The Failure Mode and Effects Analysis (FMEA) is a proactive, systematic and structured technique used to identify, assess and prevent system, process or product failures before they occur. FMEA, also known as Failure Modes, Effects and Criticality Analysis (FMECA), was introduced in the late 1940s by the United States military as a reliability evaluation technique to examine the potential effects of military equipment failures. Since 1960s FMEA has been increasingly used in aerospace, nuclear, chemical, automotive, and other industries. Properly executed FMEA:
- Identifies the ways in which a new or redesigned system, product or process can fail
- Defines preventive and corrective actions to eliminate or reduce failures and defects
- Reduces the likelihood that a failure mode and defect will occur
- Improves the detection of failures and defects
- Provides input into the design and testing requirements
- Develops control plans and eliminates unsafe conditions that may result from a failure
- Evaluates existing control measures for preventing failures and human errors
- Sets risk management priorities and identifies opportunities for improvement
- Reduces costs and shortens product development times
- Reduces risks when an existing product is used in new applications
- Improves reliability and overall performance of systems, products and processes
- Documents the rationale behind various design changes
- Improves safety and drives continuous quality improvement
The widespread use of FMEA in the healthcare sector was triggered in 2001 by the US Joint Commission on Accreditation of Healthcare Organizations (JCAHO). To further enhance patient safety, the JCAHO required its accredited hospitals to perform a proactive risk assessment such as FMEA on an annual basis.

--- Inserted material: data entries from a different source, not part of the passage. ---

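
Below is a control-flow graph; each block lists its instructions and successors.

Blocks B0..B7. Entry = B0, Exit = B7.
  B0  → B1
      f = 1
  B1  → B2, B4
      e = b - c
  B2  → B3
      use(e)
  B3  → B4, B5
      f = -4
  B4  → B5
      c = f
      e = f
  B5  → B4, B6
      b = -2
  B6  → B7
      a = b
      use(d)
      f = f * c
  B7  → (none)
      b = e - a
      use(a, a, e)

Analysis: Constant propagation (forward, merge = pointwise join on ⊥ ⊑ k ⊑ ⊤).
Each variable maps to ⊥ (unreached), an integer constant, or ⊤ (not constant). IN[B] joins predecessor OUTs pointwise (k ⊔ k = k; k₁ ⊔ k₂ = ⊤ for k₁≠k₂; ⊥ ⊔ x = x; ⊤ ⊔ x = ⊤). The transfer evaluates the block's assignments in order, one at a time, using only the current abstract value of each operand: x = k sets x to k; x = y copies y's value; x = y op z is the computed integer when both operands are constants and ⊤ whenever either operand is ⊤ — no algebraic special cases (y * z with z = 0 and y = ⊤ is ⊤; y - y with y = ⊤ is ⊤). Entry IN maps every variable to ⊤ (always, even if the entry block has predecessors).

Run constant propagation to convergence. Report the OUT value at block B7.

Fixpoint table:
  B0:   IN=(all ⊤)   OUT={f:1; rest ⊤}
  B1:   IN={f:1; rest ⊤}   OUT={f:1; rest ⊤}
  B2:   IN={f:1; rest ⊤}   OUT={f:1; rest ⊤}
  B3:   IN={f:1; rest ⊤}   OUT={f:-4; rest ⊤}
  B4:   IN=(all ⊤)   OUT=(all ⊤)
  B5:   IN=(all ⊤)   OUT={b:-2; rest ⊤}
  B6:   IN={b:-2; rest ⊤}   OUT={a:-2, b:-2; rest ⊤}
  B7:   IN={a:-2, b:-2; rest ⊤}   OUT={a:-2; rest ⊤}

Merge at B7: IN[B7] = OUT[B6] = {a: -2, b: -2, c: ⊤, d: ⊤, e: ⊤, f: ⊤}
Applying B7's transfer function to that IN value gives OUT[B7] (row B7 above).

Answer: {a: -2, b: ⊤, c: ⊤, d: ⊤, e: ⊤, f: ⊤}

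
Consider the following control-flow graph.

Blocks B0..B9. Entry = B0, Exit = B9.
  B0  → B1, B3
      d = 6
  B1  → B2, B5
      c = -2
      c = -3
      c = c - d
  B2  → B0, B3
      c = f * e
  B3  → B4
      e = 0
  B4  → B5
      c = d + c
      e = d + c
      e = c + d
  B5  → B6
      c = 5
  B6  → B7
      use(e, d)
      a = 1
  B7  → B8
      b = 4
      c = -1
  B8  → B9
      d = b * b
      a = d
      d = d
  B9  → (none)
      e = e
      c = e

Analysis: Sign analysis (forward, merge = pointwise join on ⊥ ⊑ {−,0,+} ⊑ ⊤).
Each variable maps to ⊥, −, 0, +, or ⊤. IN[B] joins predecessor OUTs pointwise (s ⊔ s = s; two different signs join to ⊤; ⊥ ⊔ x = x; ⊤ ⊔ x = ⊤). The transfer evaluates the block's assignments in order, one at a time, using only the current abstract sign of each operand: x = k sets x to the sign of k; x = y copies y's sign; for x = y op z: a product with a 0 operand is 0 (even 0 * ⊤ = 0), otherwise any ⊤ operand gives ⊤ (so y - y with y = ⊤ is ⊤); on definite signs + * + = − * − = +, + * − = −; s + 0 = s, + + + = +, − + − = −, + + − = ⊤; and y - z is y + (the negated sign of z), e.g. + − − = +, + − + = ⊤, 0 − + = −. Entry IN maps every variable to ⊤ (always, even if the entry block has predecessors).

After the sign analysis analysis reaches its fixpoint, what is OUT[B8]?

Answer: {a: +, b: +, c: -, d: +, e: ⊤, f: ⊤}

Trace:
Converged values:
  B0:   IN=(all ⊤)   OUT={d:+; rest ⊤}
  B1:   IN={d:+; rest ⊤}   OUT={c:-, d:+; rest ⊤}
  B2:   IN={c:-, d:+; rest ⊤}   OUT={d:+; rest ⊤}
  B3:   IN={d:+; rest ⊤}   OUT={d:+, e:0; rest ⊤}
  B4:   IN={d:+, e:0; rest ⊤}   OUT={d:+; rest ⊤}
  B5:   IN={d:+; rest ⊤}   OUT={c:+, d:+; rest ⊤}
  B6:   IN={c:+, d:+; rest ⊤}   OUT={a:+, c:+, d:+; rest ⊤}
  B7:   IN={a:+, c:+, d:+; rest ⊤}   OUT={a:+, b:+, c:-, d:+; rest ⊤}
  B8:   IN={a:+, b:+, c:-, d:+; rest ⊤}   OUT={a:+, b:+, c:-, d:+; rest ⊤}
  B9:   IN={a:+, b:+, c:-, d:+; rest ⊤}   OUT={a:+, b:+, d:+; rest ⊤}

Merge at B8: IN[B8] = OUT[B7] = {a: +, b: +, c: -, d: +, e: ⊤, f: ⊤}
Applying B8's transfer function to that IN value gives OUT[B8] (row B8 above).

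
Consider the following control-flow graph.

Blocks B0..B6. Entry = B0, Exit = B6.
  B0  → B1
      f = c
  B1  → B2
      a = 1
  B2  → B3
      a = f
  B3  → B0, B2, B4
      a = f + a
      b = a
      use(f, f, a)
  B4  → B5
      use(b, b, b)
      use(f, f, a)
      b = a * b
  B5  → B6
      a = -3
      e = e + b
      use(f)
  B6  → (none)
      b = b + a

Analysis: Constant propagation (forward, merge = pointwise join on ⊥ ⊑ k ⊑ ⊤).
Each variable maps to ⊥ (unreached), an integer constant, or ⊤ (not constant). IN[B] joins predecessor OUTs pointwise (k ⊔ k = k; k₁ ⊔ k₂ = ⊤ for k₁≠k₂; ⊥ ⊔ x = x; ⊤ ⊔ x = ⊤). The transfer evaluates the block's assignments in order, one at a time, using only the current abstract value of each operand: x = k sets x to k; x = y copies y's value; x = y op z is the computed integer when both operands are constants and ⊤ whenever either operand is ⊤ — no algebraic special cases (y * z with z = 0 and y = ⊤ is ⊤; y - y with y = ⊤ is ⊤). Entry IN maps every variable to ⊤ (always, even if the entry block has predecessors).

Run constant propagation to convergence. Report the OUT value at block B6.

Answer: {a: -3, b: ⊤, c: ⊤, d: ⊤, e: ⊤, f: ⊤}

Derivation:
Per-block solution:
  B0:  IN=(all ⊤)  OUT=(all ⊤)
  B1:  IN=(all ⊤)  OUT={a:1; rest ⊤}
  B2:  IN=(all ⊤)  OUT=(all ⊤)
  B3:  IN=(all ⊤)  OUT=(all ⊤)
  B4:  IN=(all ⊤)  OUT=(all ⊤)
  B5:  IN=(all ⊤)  OUT={a:-3; rest ⊤}
  B6:  IN={a:-3; rest ⊤}  OUT={a:-3; rest ⊤}

Merge at B6: IN[B6] = OUT[B5] = {a: -3, b: ⊤, c: ⊤, d: ⊤, e: ⊤, f: ⊤}
Applying B6's transfer function to that IN value gives OUT[B6] (row B6 above).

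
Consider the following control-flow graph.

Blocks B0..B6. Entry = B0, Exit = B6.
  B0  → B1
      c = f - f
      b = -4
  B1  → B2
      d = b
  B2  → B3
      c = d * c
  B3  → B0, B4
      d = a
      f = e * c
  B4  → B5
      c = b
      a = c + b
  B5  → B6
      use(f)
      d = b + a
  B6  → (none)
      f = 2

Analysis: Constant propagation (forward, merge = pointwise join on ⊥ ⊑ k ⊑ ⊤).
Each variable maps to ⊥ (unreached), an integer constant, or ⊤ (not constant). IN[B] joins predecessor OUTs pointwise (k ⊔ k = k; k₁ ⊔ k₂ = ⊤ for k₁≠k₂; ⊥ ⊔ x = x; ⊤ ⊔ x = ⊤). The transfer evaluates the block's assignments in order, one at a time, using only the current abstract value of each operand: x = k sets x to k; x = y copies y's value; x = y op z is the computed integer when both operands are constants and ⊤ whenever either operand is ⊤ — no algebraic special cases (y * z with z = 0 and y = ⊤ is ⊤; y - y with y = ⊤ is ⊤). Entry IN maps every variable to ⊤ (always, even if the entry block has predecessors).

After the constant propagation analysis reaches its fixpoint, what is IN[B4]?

Answer: {a: ⊤, b: -4, c: ⊤, d: ⊤, e: ⊤, f: ⊤}

Derivation:
Fixpoint table:
  B0:   IN=(all ⊤)   OUT={b:-4; rest ⊤}
  B1:   IN={b:-4; rest ⊤}   OUT={b:-4, d:-4; rest ⊤}
  B2:   IN={b:-4, d:-4; rest ⊤}   OUT={b:-4, d:-4; rest ⊤}
  B3:   IN={b:-4, d:-4; rest ⊤}   OUT={b:-4; rest ⊤}
  B4:   IN={b:-4; rest ⊤}   OUT={a:-8, b:-4, c:-4; rest ⊤}
  B5:   IN={a:-8, b:-4, c:-4; rest ⊤}   OUT={a:-8, b:-4, c:-4, d:-12; rest ⊤}
  B6:   IN={a:-8, b:-4, c:-4, d:-12; rest ⊤}   OUT={a:-8, b:-4, c:-4, d:-12, f:2; rest ⊤}

Merge at B4: IN[B4] = OUT[B3] = {a: ⊤, b: -4, c: ⊤, d: ⊤, e: ⊤, f: ⊤}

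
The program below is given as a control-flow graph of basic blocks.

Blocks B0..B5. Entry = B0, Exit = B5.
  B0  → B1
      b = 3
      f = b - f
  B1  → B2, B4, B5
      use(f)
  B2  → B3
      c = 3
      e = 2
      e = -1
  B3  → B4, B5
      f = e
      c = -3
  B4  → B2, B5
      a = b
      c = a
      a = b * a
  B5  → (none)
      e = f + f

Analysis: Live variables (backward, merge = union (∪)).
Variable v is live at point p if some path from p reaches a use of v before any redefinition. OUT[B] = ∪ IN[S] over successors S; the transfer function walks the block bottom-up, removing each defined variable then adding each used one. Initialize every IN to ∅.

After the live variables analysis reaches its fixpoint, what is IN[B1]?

Per-block solution:
  B0:  IN={f}  OUT={b, f}
  B1:  IN={b, f}  OUT={b, f}
  B2:  IN={b}  OUT={b, e}
  B3:  IN={b, e}  OUT={b, f}
  B4:  IN={b, f}  OUT={b, f}
  B5:  IN={f}  OUT={}

Merge at B1: OUT[B1] = IN[B2] ⊔ IN[B4] ⊔ IN[B5] = {b, f}
Applying B1's transfer function to that OUT value gives IN[B1] (row B1 above).

Answer: {b, f}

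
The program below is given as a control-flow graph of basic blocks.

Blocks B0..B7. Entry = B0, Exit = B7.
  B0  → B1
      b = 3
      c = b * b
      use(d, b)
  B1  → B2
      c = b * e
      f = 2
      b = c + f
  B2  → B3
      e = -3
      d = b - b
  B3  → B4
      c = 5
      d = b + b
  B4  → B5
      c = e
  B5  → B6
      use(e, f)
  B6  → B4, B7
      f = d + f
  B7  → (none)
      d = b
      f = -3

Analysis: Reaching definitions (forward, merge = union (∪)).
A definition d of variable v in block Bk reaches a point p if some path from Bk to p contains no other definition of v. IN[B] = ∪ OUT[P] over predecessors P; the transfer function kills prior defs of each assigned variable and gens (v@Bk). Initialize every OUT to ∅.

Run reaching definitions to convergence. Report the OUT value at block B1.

Answer: {b@B1, c@B1, f@B1}

Trace:
Converged values:
  B0: | IN={} | OUT={b@B0, c@B0}
  B1: | IN={b@B0, c@B0} | OUT={b@B1, c@B1, f@B1}
  B2: | IN={b@B1, c@B1, f@B1} | OUT={b@B1, c@B1, d@B2, e@B2, f@B1}
  B3: | IN={b@B1, c@B1, d@B2, e@B2, f@B1} | OUT={b@B1, c@B3, d@B3, e@B2, f@B1}
  B4: | IN={b@B1, c@B3, c@B4, d@B3, e@B2, f@B1, f@B6} | OUT={b@B1, c@B4, d@B3, e@B2, f@B1, f@B6}
  B5: | IN={b@B1, c@B4, d@B3, e@B2, f@B1, f@B6} | OUT={b@B1, c@B4, d@B3, e@B2, f@B1, f@B6}
  B6: | IN={b@B1, c@B4, d@B3, e@B2, f@B1, f@B6} | OUT={b@B1, c@B4, d@B3, e@B2, f@B6}
  B7: | IN={b@B1, c@B4, d@B3, e@B2, f@B6} | OUT={b@B1, c@B4, d@B7, e@B2, f@B7}

Merge at B1: IN[B1] = OUT[B0] = {b@B0, c@B0}
Applying B1's transfer function to that IN value gives OUT[B1] (row B1 above).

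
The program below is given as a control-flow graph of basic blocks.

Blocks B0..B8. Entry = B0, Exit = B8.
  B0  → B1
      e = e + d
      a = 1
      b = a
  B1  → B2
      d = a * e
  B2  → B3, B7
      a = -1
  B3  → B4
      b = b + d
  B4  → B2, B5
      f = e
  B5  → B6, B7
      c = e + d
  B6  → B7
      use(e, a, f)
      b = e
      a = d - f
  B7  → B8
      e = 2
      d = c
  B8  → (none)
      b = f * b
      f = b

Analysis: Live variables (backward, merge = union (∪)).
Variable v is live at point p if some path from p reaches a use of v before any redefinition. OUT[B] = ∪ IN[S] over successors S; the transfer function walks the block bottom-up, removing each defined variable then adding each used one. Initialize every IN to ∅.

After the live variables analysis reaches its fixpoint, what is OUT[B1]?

Answer: {b, c, d, e, f}

Derivation:
Per-block solution:
  B0:   IN={c, d, e, f}   OUT={a, b, c, e, f}
  B1:   IN={a, b, c, e, f}   OUT={b, c, d, e, f}
  B2:   IN={b, c, d, e, f}   OUT={a, b, c, d, e, f}
  B3:   IN={a, b, c, d, e}   OUT={a, b, c, d, e}
  B4:   IN={a, b, c, d, e}   OUT={a, b, c, d, e, f}
  B5:   IN={a, b, d, e, f}   OUT={a, b, c, d, e, f}
  B6:   IN={a, c, d, e, f}   OUT={b, c, f}
  B7:   IN={b, c, f}   OUT={b, f}
  B8:   IN={b, f}   OUT={}

Merge at B1: OUT[B1] = IN[B2] = {b, c, d, e, f}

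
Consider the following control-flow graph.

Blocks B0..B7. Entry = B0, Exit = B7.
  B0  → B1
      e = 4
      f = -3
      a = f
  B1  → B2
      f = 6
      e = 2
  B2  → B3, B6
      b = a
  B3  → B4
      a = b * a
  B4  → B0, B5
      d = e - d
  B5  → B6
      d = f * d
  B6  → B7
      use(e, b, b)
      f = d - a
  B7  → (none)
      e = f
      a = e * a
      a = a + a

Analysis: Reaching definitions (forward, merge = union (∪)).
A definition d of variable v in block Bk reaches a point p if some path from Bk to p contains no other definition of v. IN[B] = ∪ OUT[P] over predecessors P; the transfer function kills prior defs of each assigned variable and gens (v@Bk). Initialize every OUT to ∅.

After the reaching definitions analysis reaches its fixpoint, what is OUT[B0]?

Answer: {a@B0, b@B2, d@B4, e@B0, f@B0}

Trace:
Converged values:
  B0:   IN={a@B3, b@B2, d@B4, e@B1, f@B1}   OUT={a@B0, b@B2, d@B4, e@B0, f@B0}
  B1:   IN={a@B0, b@B2, d@B4, e@B0, f@B0}   OUT={a@B0, b@B2, d@B4, e@B1, f@B1}
  B2:   IN={a@B0, b@B2, d@B4, e@B1, f@B1}   OUT={a@B0, b@B2, d@B4, e@B1, f@B1}
  B3:   IN={a@B0, b@B2, d@B4, e@B1, f@B1}   OUT={a@B3, b@B2, d@B4, e@B1, f@B1}
  B4:   IN={a@B3, b@B2, d@B4, e@B1, f@B1}   OUT={a@B3, b@B2, d@B4, e@B1, f@B1}
  B5:   IN={a@B3, b@B2, d@B4, e@B1, f@B1}   OUT={a@B3, b@B2, d@B5, e@B1, f@B1}
  B6:   IN={a@B0, a@B3, b@B2, d@B4, d@B5, e@B1, f@B1}   OUT={a@B0, a@B3, b@B2, d@B4, d@B5, e@B1, f@B6}
  B7:   IN={a@B0, a@B3, b@B2, d@B4, d@B5, e@B1, f@B6}   OUT={a@B7, b@B2, d@B4, d@B5, e@B7, f@B6}

Merge at B0 (entry node, so the boundary value {} is joined with the incoming edge(s)): IN[B0] = {} ⊔ OUT[B4] = {a@B3, b@B2, d@B4, e@B1, f@B1}
Applying B0's transfer function to that IN value gives OUT[B0] (row B0 above).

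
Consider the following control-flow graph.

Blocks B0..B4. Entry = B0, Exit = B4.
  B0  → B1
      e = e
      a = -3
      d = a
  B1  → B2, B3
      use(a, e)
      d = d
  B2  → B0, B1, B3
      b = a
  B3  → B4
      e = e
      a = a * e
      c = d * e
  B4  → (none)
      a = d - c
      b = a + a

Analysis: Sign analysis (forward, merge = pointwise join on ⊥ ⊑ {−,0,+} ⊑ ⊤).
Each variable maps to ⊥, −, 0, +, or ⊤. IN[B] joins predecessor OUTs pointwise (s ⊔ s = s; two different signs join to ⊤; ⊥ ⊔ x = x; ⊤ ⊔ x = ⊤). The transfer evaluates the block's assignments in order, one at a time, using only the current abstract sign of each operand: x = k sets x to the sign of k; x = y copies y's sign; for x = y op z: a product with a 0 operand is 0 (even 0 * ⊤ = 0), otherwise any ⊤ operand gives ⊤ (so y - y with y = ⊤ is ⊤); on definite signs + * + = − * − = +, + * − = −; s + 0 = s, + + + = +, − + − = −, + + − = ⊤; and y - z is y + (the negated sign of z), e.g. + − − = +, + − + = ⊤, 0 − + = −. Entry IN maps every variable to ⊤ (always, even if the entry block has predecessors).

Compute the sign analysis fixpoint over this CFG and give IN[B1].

Fixpoint table:
  B0:  IN=(all ⊤)  OUT={a:-, d:-; rest ⊤}
  B1:  IN={a:-, d:-; rest ⊤}  OUT={a:-, d:-; rest ⊤}
  B2:  IN={a:-, d:-; rest ⊤}  OUT={a:-, b:-, d:-; rest ⊤}
  B3:  IN={a:-, d:-; rest ⊤}  OUT={d:-; rest ⊤}
  B4:  IN={d:-; rest ⊤}  OUT={d:-; rest ⊤}

Merge at B1: IN[B1] = OUT[B0] ⊔ OUT[B2] = {a: -, b: ⊤, c: ⊤, d: -, e: ⊤, f: ⊤}

Answer: {a: -, b: ⊤, c: ⊤, d: -, e: ⊤, f: ⊤}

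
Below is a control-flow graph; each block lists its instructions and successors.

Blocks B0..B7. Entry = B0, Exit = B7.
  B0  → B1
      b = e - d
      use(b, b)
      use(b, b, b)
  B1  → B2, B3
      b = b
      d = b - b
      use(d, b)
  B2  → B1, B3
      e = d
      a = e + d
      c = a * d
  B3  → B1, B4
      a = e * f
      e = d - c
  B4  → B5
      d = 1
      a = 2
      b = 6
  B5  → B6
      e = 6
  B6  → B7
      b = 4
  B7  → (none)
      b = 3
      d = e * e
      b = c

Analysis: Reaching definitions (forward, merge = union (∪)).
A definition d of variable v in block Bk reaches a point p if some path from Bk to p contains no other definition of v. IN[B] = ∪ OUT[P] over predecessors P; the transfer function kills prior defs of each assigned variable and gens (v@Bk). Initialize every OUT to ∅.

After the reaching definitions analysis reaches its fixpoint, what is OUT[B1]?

Fixpoint table:
  B0:  IN={}  OUT={b@B0}
  B1:  IN={a@B2, a@B3, b@B0, b@B1, c@B2, d@B1, e@B2, e@B3}  OUT={a@B2, a@B3, b@B1, c@B2, d@B1, e@B2, e@B3}
  B2:  IN={a@B2, a@B3, b@B1, c@B2, d@B1, e@B2, e@B3}  OUT={a@B2, b@B1, c@B2, d@B1, e@B2}
  B3:  IN={a@B2, a@B3, b@B1, c@B2, d@B1, e@B2, e@B3}  OUT={a@B3, b@B1, c@B2, d@B1, e@B3}
  B4:  IN={a@B3, b@B1, c@B2, d@B1, e@B3}  OUT={a@B4, b@B4, c@B2, d@B4, e@B3}
  B5:  IN={a@B4, b@B4, c@B2, d@B4, e@B3}  OUT={a@B4, b@B4, c@B2, d@B4, e@B5}
  B6:  IN={a@B4, b@B4, c@B2, d@B4, e@B5}  OUT={a@B4, b@B6, c@B2, d@B4, e@B5}
  B7:  IN={a@B4, b@B6, c@B2, d@B4, e@B5}  OUT={a@B4, b@B7, c@B2, d@B7, e@B5}

Merge at B1: IN[B1] = OUT[B0] ⊔ OUT[B2] ⊔ OUT[B3] = {a@B2, a@B3, b@B0, b@B1, c@B2, d@B1, e@B2, e@B3}
Applying B1's transfer function to that IN value gives OUT[B1] (row B1 above).

Answer: {a@B2, a@B3, b@B1, c@B2, d@B1, e@B2, e@B3}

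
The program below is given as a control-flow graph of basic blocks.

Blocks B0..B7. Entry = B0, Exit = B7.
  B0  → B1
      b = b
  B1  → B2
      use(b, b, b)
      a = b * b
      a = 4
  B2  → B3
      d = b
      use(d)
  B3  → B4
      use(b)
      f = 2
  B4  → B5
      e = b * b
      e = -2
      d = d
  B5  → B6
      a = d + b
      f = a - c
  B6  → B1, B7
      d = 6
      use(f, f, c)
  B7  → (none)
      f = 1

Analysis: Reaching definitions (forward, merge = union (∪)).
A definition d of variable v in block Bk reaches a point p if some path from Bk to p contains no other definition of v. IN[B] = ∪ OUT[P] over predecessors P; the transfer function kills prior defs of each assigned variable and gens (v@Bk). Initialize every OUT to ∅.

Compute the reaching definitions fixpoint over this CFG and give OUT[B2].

Converged values:
  B0: | IN={} | OUT={b@B0}
  B1: | IN={a@B5, b@B0, d@B6, e@B4, f@B5} | OUT={a@B1, b@B0, d@B6, e@B4, f@B5}
  B2: | IN={a@B1, b@B0, d@B6, e@B4, f@B5} | OUT={a@B1, b@B0, d@B2, e@B4, f@B5}
  B3: | IN={a@B1, b@B0, d@B2, e@B4, f@B5} | OUT={a@B1, b@B0, d@B2, e@B4, f@B3}
  B4: | IN={a@B1, b@B0, d@B2, e@B4, f@B3} | OUT={a@B1, b@B0, d@B4, e@B4, f@B3}
  B5: | IN={a@B1, b@B0, d@B4, e@B4, f@B3} | OUT={a@B5, b@B0, d@B4, e@B4, f@B5}
  B6: | IN={a@B5, b@B0, d@B4, e@B4, f@B5} | OUT={a@B5, b@B0, d@B6, e@B4, f@B5}
  B7: | IN={a@B5, b@B0, d@B6, e@B4, f@B5} | OUT={a@B5, b@B0, d@B6, e@B4, f@B7}

Merge at B2: IN[B2] = OUT[B1] = {a@B1, b@B0, d@B6, e@B4, f@B5}
Applying B2's transfer function to that IN value gives OUT[B2] (row B2 above).

Answer: {a@B1, b@B0, d@B2, e@B4, f@B5}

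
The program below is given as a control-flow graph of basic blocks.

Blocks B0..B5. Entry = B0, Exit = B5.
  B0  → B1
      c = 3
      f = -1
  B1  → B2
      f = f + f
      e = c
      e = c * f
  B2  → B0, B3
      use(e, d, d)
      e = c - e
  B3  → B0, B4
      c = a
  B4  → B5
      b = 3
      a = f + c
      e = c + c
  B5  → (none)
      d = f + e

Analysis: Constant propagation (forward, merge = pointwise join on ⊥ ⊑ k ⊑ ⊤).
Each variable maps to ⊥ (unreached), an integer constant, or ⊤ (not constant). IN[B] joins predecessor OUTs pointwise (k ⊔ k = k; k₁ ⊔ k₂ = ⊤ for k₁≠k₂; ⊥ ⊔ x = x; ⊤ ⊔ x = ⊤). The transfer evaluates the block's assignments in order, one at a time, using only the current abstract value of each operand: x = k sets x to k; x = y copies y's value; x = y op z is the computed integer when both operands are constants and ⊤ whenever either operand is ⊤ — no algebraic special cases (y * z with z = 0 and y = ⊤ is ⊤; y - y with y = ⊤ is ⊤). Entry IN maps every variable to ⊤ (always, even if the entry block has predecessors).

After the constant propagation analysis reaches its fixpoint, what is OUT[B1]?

Per-block solution:
  B0: | IN=(all ⊤) | OUT={c:3, f:-1; rest ⊤}
  B1: | IN={c:3, f:-1; rest ⊤} | OUT={c:3, e:-6, f:-2; rest ⊤}
  B2: | IN={c:3, e:-6, f:-2; rest ⊤} | OUT={c:3, e:9, f:-2; rest ⊤}
  B3: | IN={c:3, e:9, f:-2; rest ⊤} | OUT={e:9, f:-2; rest ⊤}
  B4: | IN={e:9, f:-2; rest ⊤} | OUT={b:3, f:-2; rest ⊤}
  B5: | IN={b:3, f:-2; rest ⊤} | OUT={b:3, f:-2; rest ⊤}

Merge at B1: IN[B1] = OUT[B0] = {a: ⊤, b: ⊤, c: 3, d: ⊤, e: ⊤, f: -1}
Applying B1's transfer function to that IN value gives OUT[B1] (row B1 above).

Answer: {a: ⊤, b: ⊤, c: 3, d: ⊤, e: -6, f: -2}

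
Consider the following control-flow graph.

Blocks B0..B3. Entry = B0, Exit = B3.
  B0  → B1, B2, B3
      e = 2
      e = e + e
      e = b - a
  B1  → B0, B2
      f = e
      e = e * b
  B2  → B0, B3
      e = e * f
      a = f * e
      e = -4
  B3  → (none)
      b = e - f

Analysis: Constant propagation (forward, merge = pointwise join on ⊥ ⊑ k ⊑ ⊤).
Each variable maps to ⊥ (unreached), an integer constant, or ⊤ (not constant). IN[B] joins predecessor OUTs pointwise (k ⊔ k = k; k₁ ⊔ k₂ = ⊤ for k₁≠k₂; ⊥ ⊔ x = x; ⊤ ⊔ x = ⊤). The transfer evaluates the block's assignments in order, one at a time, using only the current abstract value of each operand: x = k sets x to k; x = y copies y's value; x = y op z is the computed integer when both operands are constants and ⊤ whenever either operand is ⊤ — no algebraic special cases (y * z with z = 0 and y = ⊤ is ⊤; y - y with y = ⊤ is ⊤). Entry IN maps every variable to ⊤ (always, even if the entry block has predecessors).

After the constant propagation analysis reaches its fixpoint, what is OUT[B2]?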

FMEA offers the apparent advantage over Root Cause Analysis (RCA) by preventing failures proactively rather than reacting to adverse events after failures have happened. FMEA helps keep the failure from reaching the patient, provides greater understanding of hazards in the system of care, makes failures more visible, and enables identification of human errors without the fear of litigation or emotional burden often associated with the actual adverse events. There are several different types of FMEA. Although the main purpose, assessment criteria and other details may vary, the basic approach and intended outcomes remain essentially the same.